海外留学というのは多くに人にキャリアアップの機会を与えてくれ、各自のゴールへのチャンスを与えてくれます。 物理学、ESL教育、ジャーナリズム、ファッションデザインといった分野ならば、非現実的にならずとも自分のキャリア目標を定めることは十分可能でしょう。しかし社会政策または国際関係を専攻する場合は課題となる問題は極めて 挑戦的で、 複雑です。なぜなら、戦争、飢え、またはエイズのような国際的な問題は一人の人間が解決することは不可能だからです。
このような個人レベルでは解決し得難い問題に直面した場合、故意的に「よりよい国際的な協力を促進します」や「国連のために働きます」といった抽象的な表現ですと、志願者が自分の将来について具体的なしっかりとした考えをもっていないという印象を与え、せっかくの良心的な意図が十分に伝えることができないでしょう。さらにトップスクールは、こういった問題に対する分析能力とクリアな思考力を要求します。そのためにハーバードKSGのMPAやジョンズ・ホプキンズのMPAなどでは、国際問題についてのエッセイを追加で要求し志願者の能力を正確に査定します。

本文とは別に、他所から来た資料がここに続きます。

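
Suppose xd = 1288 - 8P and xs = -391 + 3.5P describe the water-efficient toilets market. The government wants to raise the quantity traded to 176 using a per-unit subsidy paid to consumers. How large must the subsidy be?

At x = 176, invert demand for the buyer price: Pb = (1288 − 176)/8 = 139; invert supply for the seller price: Ps = (176 − (-391))/3.5 = 162.
The subsidy must fill the gap: s = Ps − Pb = 162 − 139 = 23.

Required subsidy s = 23 per unit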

スクール側は、前もってどのようなキャリアを歩んでいくか、という詳細な計画を志願者に求めるわけではもちろんありません。詳細を述べることができたり、分析をしっかりできるということは、その時点で自分のキャリアについて熟考されたことを意味します。事前にキャリアについての解決策を提示する必要はなく、将来の自分のキャリアについて分析をしっかり行い、多様な考えを巡らせ、可能性のある独自のアイデアを提示できることが肝心なのです。
例えば、官僚としてあなたが日本の年金問題を立て直したいとしましょう。この場合、現状の説明をし、どういった問題が起きているのか、をまず延べ、何を修正すべきか、それは何故か、ということを具体的に説明します。そして可能性がある修正案を考え、それを実行する際に起こりうる阻害要因はどんなことになるかを説明します。 さらに、目標について説明すると同時に、得ることができるスキルや経験なども考慮しましょう。そしてそういったことを達成するためにプログラムに対して求めることを明確に説明していきます。
世の中を良くしたいと思うことは大変素晴らしいことです。トップレベルの社会政策と国際関係のプログラムは、こういった希望を実行するために、努力を惜しまず 重労働にも耐え、さらに知的に分析をしながら慎重に計画を立てられる人材を求めています。 そして、主な国際問題に対し知識をもっていることが試験委員会のメンバーにわかってもらえれば、あなたが解決するために働くことができる人材だということが理解してもらえるでしょう。